Just look at this chart from Yardeni Research, which shows how this group of six stocks performed compared to the other 494 stocks in the S&P 500 going back to 2013. 

Source: Yardeni Research

But while it’s true that the FAANGM group has only gotten bigger since the pandemic began, they’ve been upstaged by another group: small cap stocks. 

Look at a chart of the recent performance of the iShares Russell 2000 ETF (IWM) compared to its large-cap counterparts. Since the beginning of November, the IWM has more than doubled the performance of the SPDR S&P 500 ETF (SPY) and SPDR Dow Jones Industrial Average ETF (DIA) (and very nearly doubled the Invesco Nasdaq 100 ETF (QQQ)).

Source: Benzinga Pro*

Since the new year, the divergence has only become more pronounced, as the IWM has risen 17% compared to 8% for the QQQ, 6% for the SPY, and 4% for the DIA. The FAANGM stocks, meanwhile, have risen just 5.8%.*

Some people observing this rotation are surely saying “It’s about time!” Others are probably wondering why the same stocks that carried the market higher for a decade are suddenly out of favor. 

The answer to that question, of course, depends on who you ask. 

Maybe it’s economical.
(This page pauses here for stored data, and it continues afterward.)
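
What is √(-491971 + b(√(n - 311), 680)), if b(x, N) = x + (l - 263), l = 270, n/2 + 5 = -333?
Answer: √(-491964 + I*√987) ≈ 0.022 + 701.4*I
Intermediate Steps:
n = -676 (n = -10 + 2*(-333) = -10 - 666 = -676)
b(x, N) = 7 + x (b(x, N) = x + (270 - 263) = x + 7 = 7 + x)
√(-491971 + b(√(n - 311), 680)) = √(-491971 + (7 + √(-676 - 311))) = √(-491971 + (7 + √(-987))) = √(-491971 + (7 + I*√987)) = √(-491964 + I*√987)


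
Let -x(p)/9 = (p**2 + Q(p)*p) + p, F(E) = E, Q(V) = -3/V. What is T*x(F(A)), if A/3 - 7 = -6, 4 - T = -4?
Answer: -648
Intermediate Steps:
T = 8 (T = 4 - 1*(-4) = 4 + 4 = 8)
A = 3 (A = 21 + 3*(-6) = 21 - 18 = 3)
x(p) = 27 - 9*p - 9*p**2 (x(p) = -9*((p**2 + (-3/p)*p) + p) = -9*((p**2 - 3) + p) = -9*((-3 + p**2) + p) = -9*(-3 + p + p**2) = 27 - 9*p - 9*p**2)
T*x(F(A)) = 8*(27 - 9*3*(1 + 3)) = 8*(27 - 9*3*4) = 8*(27 - 108) = 8*(-81) = -648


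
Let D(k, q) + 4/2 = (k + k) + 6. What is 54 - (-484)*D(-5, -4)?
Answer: -2850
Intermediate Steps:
D(k, q) = 4 + 2*k (D(k, q) = -2 + ((k + k) + 6) = -2 + (2*k + 6) = -2 + (6 + 2*k) = 4 + 2*k)
54 - (-484)*D(-5, -4) = 54 - (-484)*(4 + 2*(-5)) = 54 - (-484)*(4 - 10) = 54 - (-484)*(-6) = 54 - 22*132 = 54 - 2904 = -2850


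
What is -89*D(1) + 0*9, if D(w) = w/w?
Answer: -89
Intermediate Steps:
D(w) = 1
-89*D(1) + 0*9 = -89*1 + 0*9 = -89 + 0 = -89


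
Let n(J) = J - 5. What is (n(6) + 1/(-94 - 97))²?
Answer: 36100/36481 ≈ 0.98956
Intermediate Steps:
n(J) = -5 + J
(n(6) + 1/(-94 - 97))² = ((-5 + 6) + 1/(-94 - 97))² = (1 + 1/(-191))² = (1 - 1/191)² = (190/191)² = 36100/36481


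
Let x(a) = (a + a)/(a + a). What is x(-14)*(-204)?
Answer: -204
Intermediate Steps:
x(a) = 1 (x(a) = (2*a)/((2*a)) = (2*a)*(1/(2*a)) = 1)
x(-14)*(-204) = 1*(-204) = -204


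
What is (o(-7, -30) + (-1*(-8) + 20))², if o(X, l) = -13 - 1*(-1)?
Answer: 256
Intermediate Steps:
o(X, l) = -12 (o(X, l) = -13 + 1 = -12)
(o(-7, -30) + (-1*(-8) + 20))² = (-12 + (-1*(-8) + 20))² = (-12 + (8 + 20))² = (-12 + 28)² = 16² = 256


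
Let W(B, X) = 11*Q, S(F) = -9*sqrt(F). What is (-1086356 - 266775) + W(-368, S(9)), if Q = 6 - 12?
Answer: -1353197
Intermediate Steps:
Q = -6
W(B, X) = -66 (W(B, X) = 11*(-6) = -66)
(-1086356 - 266775) + W(-368, S(9)) = (-1086356 - 266775) - 66 = -1353131 - 66 = -1353197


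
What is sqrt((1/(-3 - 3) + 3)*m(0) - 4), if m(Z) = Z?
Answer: 2*I ≈ 2.0*I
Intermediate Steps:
sqrt((1/(-3 - 3) + 3)*m(0) - 4) = sqrt((1/(-3 - 3) + 3)*0 - 4) = sqrt((1/(-6) + 3)*0 - 4) = sqrt((-1/6 + 3)*0 - 4) = sqrt((17/6)*0 - 4) = sqrt(0 - 4) = sqrt(-4) = 2*I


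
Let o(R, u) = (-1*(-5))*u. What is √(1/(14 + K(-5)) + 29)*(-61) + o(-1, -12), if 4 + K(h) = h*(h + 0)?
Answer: -60 - 122*√8890/35 ≈ -388.66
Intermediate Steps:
K(h) = -4 + h² (K(h) = -4 + h*(h + 0) = -4 + h*h = -4 + h²)
o(R, u) = 5*u
√(1/(14 + K(-5)) + 29)*(-61) + o(-1, -12) = √(1/(14 + (-4 + (-5)²)) + 29)*(-61) + 5*(-12) = √(1/(14 + (-4 + 25)) + 29)*(-61) - 60 = √(1/(14 + 21) + 29)*(-61) - 60 = √(1/35 + 29)*(-61) - 60 = √(1016/35)*(-61) - 60 = (2*√8890/35)*(-61) - 60 = -122*√8890/35 - 60 = -60 - 122*√8890/35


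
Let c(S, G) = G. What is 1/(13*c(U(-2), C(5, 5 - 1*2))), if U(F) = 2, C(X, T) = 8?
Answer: 1/104 ≈ 0.0096154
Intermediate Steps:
1/(13*c(U(-2), C(5, 5 - 1*2))) = 1/(13*8) = 1/104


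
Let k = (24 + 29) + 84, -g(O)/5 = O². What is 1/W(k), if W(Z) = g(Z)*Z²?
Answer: -1/1761376805 ≈ -5.6774e-10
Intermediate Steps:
g(O) = -5*O²
k = 137 (k = 53 + 84 = 137)
W(Z) = -5*Z⁴ (W(Z) = (-5*Z²)*Z² = -5*Z⁴)
1/W(k) = 1/(-5*137⁴) = 1/(-5*352275361) = 1/(-1761376805) = -1/1761376805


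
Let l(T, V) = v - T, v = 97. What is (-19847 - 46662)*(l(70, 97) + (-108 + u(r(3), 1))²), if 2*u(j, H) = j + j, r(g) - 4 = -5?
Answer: -791989172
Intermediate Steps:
r(g) = -1 (r(g) = 4 - 5 = -1)
l(T, V) = 97 - T
u(j, H) = j (u(j, H) = (j + j)/2 = (2*j)/2 = j)
(-19847 - 46662)*(l(70, 97) + (-108 + u(r(3), 1))²) = (-19847 - 46662)*((97 - 1*70) + (-108 - 1)²) = -66509*((97 - 70) + (-109)²) = -66509*(27 + 11881) = -66509*11908 = -791989172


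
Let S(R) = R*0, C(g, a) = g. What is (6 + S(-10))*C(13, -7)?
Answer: 78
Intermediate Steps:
S(R) = 0
(6 + S(-10))*C(13, -7) = (6 + 0)*13 = 6*13 = 78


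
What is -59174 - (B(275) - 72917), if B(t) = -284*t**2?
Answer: 21491243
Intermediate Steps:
-59174 - (B(275) - 72917) = -59174 - (-284*275**2 - 72917) = -59174 - (-284*75625 - 72917) = -59174 - (-21477500 - 72917) = -59174 - 1*(-21550417) = -59174 + 21550417 = 21491243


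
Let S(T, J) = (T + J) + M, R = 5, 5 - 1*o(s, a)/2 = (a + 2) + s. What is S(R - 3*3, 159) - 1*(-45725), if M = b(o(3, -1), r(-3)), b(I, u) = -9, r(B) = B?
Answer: 45871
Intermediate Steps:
o(s, a) = 6 - 2*a - 2*s (o(s, a) = 10 - 2*((a + 2) + s) = 10 - 2*((2 + a) + s) = 10 - 2*(2 + a + s) = 10 + (-4 - 2*a - 2*s) = 6 - 2*a - 2*s)
M = -9
S(T, J) = -9 + J + T (S(T, J) = (T + J) - 9 = (J + T) - 9 = -9 + J + T)
S(R - 3*3, 159) - 1*(-45725) = (-9 + 159 + (5 - 3*3)) - 1*(-45725) = (-9 + 159 + (5 - 9)) + 45725 = (-9 + 159 - 4) + 45725 = 146 + 45725 = 45871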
It’s been noted that small caps have historically outperformed following recessions, which could mean the group will continue to outperform deeper into 2021. Others have attributed it to the Biden Administration

Maybe the shift is fundamental. Many of these stocks, after all, are cheaper than their large-cap peers. Raymond James strategist Tavis McCourt pointed out that the S&P 500 is trading at a forward price-to-earnings ratio of 22.5 compared to just 14 for the Russell 2000.

You could even blame social media for part of it. Many “meme stocks” like GameStop, AMC Entertainment, and Bed Bath & Beyond are all members of the Russell 2000. 

Then again, maybe the reason for this rotation doesn’t matter. What does matter is it’s happening. For the trend followers among us, it means it’s time to go overweight small cap stocks. For the contrarians, it may be time to consider buying mega-cap tech. 

That sentence would have been unthinkable a year ago. 

*Data as of Feb. 14, 2021
The author is long the S&P 500 in his retirement accounts.